Case ID: f-appx_582/html/0048-01.html
Source: Caselaw Access Project
Author: {"author": "", "license": "Public Domain", "url": "https://static.case.law/"}
Date Created: 2024-08-24T03:29:51.129683

UNITED STATES of America, Appellee, v. Antonio GONZALEZ, Defendant-Appellant.
    No. 13-3786-cr.
    United States Court of Appeals, Second Circuit.
    Nov. 7, 2014.
    Micah W.J. Smith & Michael A. Levy, Assistant United States Attorneys, for Preet Bharara, United States Attorney for the Southern District of New York, New York, NY, for Appellee.
    Darrell B. Fields, Federal Defenders of New York, Inc., New York, NY, for Defendant-Appellant.
    Present: ROBERT A. KATZMANN, Chief Judge, PIERRE N. LEVAL, PETER W. HALL, Circuit Judges.
   SUMMARY ORDER

Defendant-Appellant Antonio Gonzalez appeals from a judgment entered October 3, 2013, by the United States District Court for the Southern District of New York (Furman, J.), which sentenced him primarily to concurrent terms of 120 months’ imprisonment on one count of possession of child pornography and 180 months’ imprisonment on one count of receipt of child pornography. He argues that his sentence was substantively unreasonable. We assume the parties’ familiarity with the underlying facts, procedural history, and issues on appeal.
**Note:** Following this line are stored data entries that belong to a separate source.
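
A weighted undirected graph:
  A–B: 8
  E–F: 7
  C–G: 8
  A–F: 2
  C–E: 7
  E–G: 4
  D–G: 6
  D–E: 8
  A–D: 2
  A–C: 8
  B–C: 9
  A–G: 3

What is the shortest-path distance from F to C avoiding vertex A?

Candidate routes:
F -> E -> C: 7 + 7 = 14
F -> E -> G -> C: 7 + 4 + 8 = 19
F -> E -> D -> G -> C: 7 + 8 + 6 + 8 = 29
Best route has total 14.

14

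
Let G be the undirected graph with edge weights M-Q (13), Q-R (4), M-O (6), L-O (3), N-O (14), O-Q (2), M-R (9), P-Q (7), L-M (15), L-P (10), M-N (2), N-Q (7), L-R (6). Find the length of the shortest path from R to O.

6

A few of the R→O routes:
R -> M -> O: 9 + 6 = 15
R -> L -> O: 6 + 3 = 9
R -> Q -> O: 4 + 2 = 6
Shortest: 6.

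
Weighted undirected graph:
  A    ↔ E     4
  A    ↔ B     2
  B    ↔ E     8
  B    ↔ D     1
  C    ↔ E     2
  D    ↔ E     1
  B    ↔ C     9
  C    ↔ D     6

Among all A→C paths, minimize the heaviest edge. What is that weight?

2

A few of the A→C routes:
A-B-D-E-C: max(2, 1, 1, 2) = 2
A-E-D-C: max(4, 1, 6) = 6
A-E-C: max(4, 2) = 4
A-B-D-C: max(2, 1, 6) = 6
Best route has worst link 2.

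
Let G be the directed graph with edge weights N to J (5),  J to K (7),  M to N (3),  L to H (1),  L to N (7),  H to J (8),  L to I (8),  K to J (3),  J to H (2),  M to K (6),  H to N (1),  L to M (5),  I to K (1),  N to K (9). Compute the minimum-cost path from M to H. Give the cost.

10

Routes from M to H:
M -> N -> J -> H: 3 + 5 + 2 = 10
M -> N -> K -> J -> H: 3 + 9 + 3 + 2 = 17
M -> K -> J -> H: 6 + 3 + 2 = 11
The minimum is 10.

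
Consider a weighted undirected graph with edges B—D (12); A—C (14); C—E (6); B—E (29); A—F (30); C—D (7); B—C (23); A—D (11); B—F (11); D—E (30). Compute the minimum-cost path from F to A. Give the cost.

Comparing a few candidate routes:
F → B → D → C → A: 11 + 12 + 7 + 14 = 44
F → B → E → C → A: 11 + 29 + 6 + 14 = 60
F → B → D → A: 11 + 12 + 11 = 34
F → B → C → D → A: 11 + 23 + 7 + 11 = 52
F → A: 30
F → B → C → A: 11 + 23 + 14 = 48
Best route has total 30.

30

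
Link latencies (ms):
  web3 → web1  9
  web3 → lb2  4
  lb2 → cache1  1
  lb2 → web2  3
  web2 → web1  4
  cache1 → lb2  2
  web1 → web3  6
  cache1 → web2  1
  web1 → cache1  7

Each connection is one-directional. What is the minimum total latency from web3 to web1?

9

Paths from web3 to web1:
web3 - web1: 9
web3 - lb2 - web2 - web1: 4 + 3 + 4 = 11
web3 - lb2 - cache1 - web2 - web1: 4 + 1 + 1 + 4 = 10
Shortest: 9 ms.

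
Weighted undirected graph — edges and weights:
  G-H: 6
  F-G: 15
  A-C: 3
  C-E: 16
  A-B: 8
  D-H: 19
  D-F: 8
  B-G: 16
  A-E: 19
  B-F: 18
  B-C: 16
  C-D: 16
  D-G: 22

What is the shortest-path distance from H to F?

Comparing a few candidate routes:
H→G→F: 6 + 15 = 21
H→G→D→F: 6 + 22 + 8 = 36
H→D→F: 19 + 8 = 27
H→G→B→F: 6 + 16 + 18 = 40
Shortest: 21.

21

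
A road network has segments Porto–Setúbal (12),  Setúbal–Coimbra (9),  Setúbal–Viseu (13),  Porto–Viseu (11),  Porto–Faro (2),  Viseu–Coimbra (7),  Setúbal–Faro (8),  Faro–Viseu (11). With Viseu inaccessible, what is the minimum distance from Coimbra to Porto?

Routes from Coimbra to Porto avoiding Viseu:
Coimbra-Setúbal-Faro-Porto: 9 + 8 + 2 = 19
Coimbra-Setúbal-Porto: 9 + 12 = 21
The minimum is 19 mi.

19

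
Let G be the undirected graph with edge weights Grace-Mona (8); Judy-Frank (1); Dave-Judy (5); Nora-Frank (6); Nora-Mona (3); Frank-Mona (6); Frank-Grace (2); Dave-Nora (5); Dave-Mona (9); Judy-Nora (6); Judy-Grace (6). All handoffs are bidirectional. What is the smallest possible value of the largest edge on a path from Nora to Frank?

5

A few of the Nora→Frank routes:
Nora→Dave→Judy→Frank: max(5, 5, 1) = 5
Nora→Frank: max(6) = 6
Nora→Judy→Grace→Frank: max(6, 6, 2) = 6
Nora→Dave→Judy→Grace→Frank: max(5, 5, 6, 2) = 6
Smallest bottleneck: 5.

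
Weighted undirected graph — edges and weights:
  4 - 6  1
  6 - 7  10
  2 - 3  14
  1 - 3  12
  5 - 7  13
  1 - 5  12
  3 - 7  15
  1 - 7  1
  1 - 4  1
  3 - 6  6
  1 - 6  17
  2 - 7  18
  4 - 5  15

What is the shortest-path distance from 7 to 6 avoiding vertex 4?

A few of the 7→6 routes:
7-6: 10
7-3-6: 15 + 6 = 21
7-2-3-6: 18 + 14 + 6 = 38
7-1-6: 1 + 17 = 18
7-1-3-6: 1 + 12 + 6 = 19
The minimum is 10.

10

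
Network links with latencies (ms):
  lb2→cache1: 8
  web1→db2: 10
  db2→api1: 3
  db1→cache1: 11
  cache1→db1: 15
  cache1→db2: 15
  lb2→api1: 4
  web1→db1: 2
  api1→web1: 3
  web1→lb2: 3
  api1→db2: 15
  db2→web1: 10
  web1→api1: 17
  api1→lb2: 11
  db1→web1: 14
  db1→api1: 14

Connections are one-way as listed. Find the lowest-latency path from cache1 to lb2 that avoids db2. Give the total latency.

Some routes from cache1 to lb2 avoiding db2:
cache1→db1→api1→lb2: 15 + 14 + 11 = 40
cache1→db1→web1→lb2: 15 + 14 + 3 = 32
cache1→db1→api1→web1→lb2: 15 + 14 + 3 + 3 = 35
Shortest: 32 ms.

32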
A sentence is substantively unreasonable “only in exceptional cases where the trial court’s decision ‘cannot be located within the range of permissible decisions.’ ” United States v. Cavera, 550 F.3d 180, 189 (2d Cir.2008) (en banc) (quoting United States v. Rigas, 490 F.3d 208, 238 (2d Cir.2007)). In other words, substantive reasonableness occurs only if the sentence is “shockingly high, shockingly low, or otherwise unsupportable as a matter of law.” United States v. Rigas, 583 F.3d 108, 123 (2d Cir.2009). That is not this case.

The facts presented at sentencing showed that, while the defendant’s offense of conviction was possession and receipt of photographs of underage girls engaged in sex acts, his crime also included his making of these photographs. The district court particularly noted that, in the process, the defendant sexually abused vulnerable girls, plying them with drugs and alcohol so as to undermine any resistance.

Gonzalez submitted a statement at sentencing that apologized to his friends and family, but made no mention of the harm he had caused to the girls whose photographs he possessed. The district court noted its concern over Gonzalez’s apparent lack of remorse toward his victims, and found an “extraordinarily high” risk that he might commit similar crimes in the future. The district court reasonably found that for all these reasons the defendant was far more reprehensible than others convicted of the same offense, whose crime consisted only of possession of such images.

We have considered Gonzalez’s remaining arguments and find that they lack merit. For the reasons given, we AFFIRM the judgment of the district court.